Introduction
In a series of earlier posts, we have discussed how geospatial imagery can be segmented using a deep neural network. When applying such a trained model to imagery data, noise is a common and often not desirable phenomenon. Figure 1 depicts how such a segmentation result might look like, including a few white pixels afar from the central lake area. In this post, we are going to discuss how these can be removed with connected component analysis.

Connected Components Analysis
There are several ways how the noise depicted in Figure 1 can be removed. A straightforward approach would probably be morphological operators, e.g., by using a so-called “opening” operation. However, morphological operators have the disadvantage of changing the geometry of pixel clusters that are not considered as noise. An alternative to this is connected components analysis (CCA). In essence, CCA separates a binary image into areas (“components”) of connected pixels. For example, four white pixels forming a block and that are surrounded by black pixels would be considered a component. Gladly, libraries such as OpenCV can be used to perform CCA in an easy manner. The following code illustrates how CCA can be used to filter noise:
from osgeo import gdal
import cv2
# open the raster file
sample_dataset = gdal.Open("sample.tif")
sample_array = sample_dataset.ReadAsArray()
# calculate connected components
labels_count, labels, statistics, centroids = cv2.connectedComponentsWithStats(sample_array, 4, cv2.CV_32S)
# define a threshold for pixel clusters
t = 10
# iterate over the labels
for idx in range(labels_count):
mask = (labels == idx)
# if the component is smaller than 10 pixels, change the cell values to 0
if statistics[idx, 4] < t:
sample_array[mask] = 0
# write the resulting raster to a file
driver = gdal.GetDriverByName("GTiff")
out_dataset = driver.Create("sample_removed_noise_cc.tif", sample_array.shape[1], sample_array.shape[0], 1, gdal.GDT_Byte, ['COMPRESS=LZW'])

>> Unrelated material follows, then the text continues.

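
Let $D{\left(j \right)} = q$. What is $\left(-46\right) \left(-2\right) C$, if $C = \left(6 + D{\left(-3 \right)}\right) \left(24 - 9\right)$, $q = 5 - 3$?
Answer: $11040$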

out_dataset.SetGeoTransform(sample_dataset.GetGeoTransform())
out_dataset.SetProjection(sample_dataset.GetProjection())
out_dataset.GetRasterBand(1).WriteArray(sample_array)
out_dataset.FlushCache()
out_dataset = None
In lines 1 & 2 we are going to load the relevant libaries. In this case, only GDAL to load geospatial imagery and OpenCV to perform CCA. We are then loading the binary image as a numpy array on which we like to perform CCA (lines 5 & 6). Then, we already can apply CCA using OpenCV’s connectedComponentsWithStats()
function (line 9). As a first argument, it takes the numpy array to work on, as a second argument it takes the connectivity (i.e., whether a a Moore or a Von Neumann neighborhood should be used) and as a last argument it takes a value to determine what data type the output should have. At the time of writing this is either a 32bit signed integer (as shown in the code) or a 16tbit unsigned integer. The method returns four variables. First, the number of found components (labels_count
). Second, an array of the same shape as the input array (labels
). Each pixel of labels holds a specific number determining to which component that pixel belongs. For example, all pixels labeled with the number 10 belong to the same component. Third, it returns a statistics array that holds additional information for each component (statistics
) and fourth it returns an array that holds the centroid coordinates of each component (centroids
). We then define a threshold t
, which will later be used to filter components whose number of pixels falls below this value (line 12). Now, we can iterate over all the the found components (line 15). In each iteration, we create a boolean mask for each of the components by determining those pixels whose value corresponds to the current component number (line 16). We then can use the statistics information for the current component to get the area, i.e., the number of pixels. This information is given at the fourth position within that array. Positions zero to three define the bounding box of the component. We compare this value with the threshold we defined earlier. If the area of the compnent is smaller than the threshold, all of its pixels are set to zero (line 19), essentially removing the component (line 20). The result is depicted in Figure 2.

Figure 2: The original segmentation image (left) has been processed with Connected Components Analysis (CCA) to remove noise (right).
Finally, we create write the newly generated array to the disk (lines 24-30). If you are wondering what these lines mean, you can have a look at this blog post, where things are explained in greater detail.
Conclusion
In this post, we had a look at how Connected Components Analysis (CCA) can be used to remove noise from predictive results of segmentation models. OpenCV’s implementation of CCA can be used in a straightforward manner and integrates well with GDAL. In future posts, we may have a closer look at other functions from OpenCV and how they can be used in the context of geospatial analysis.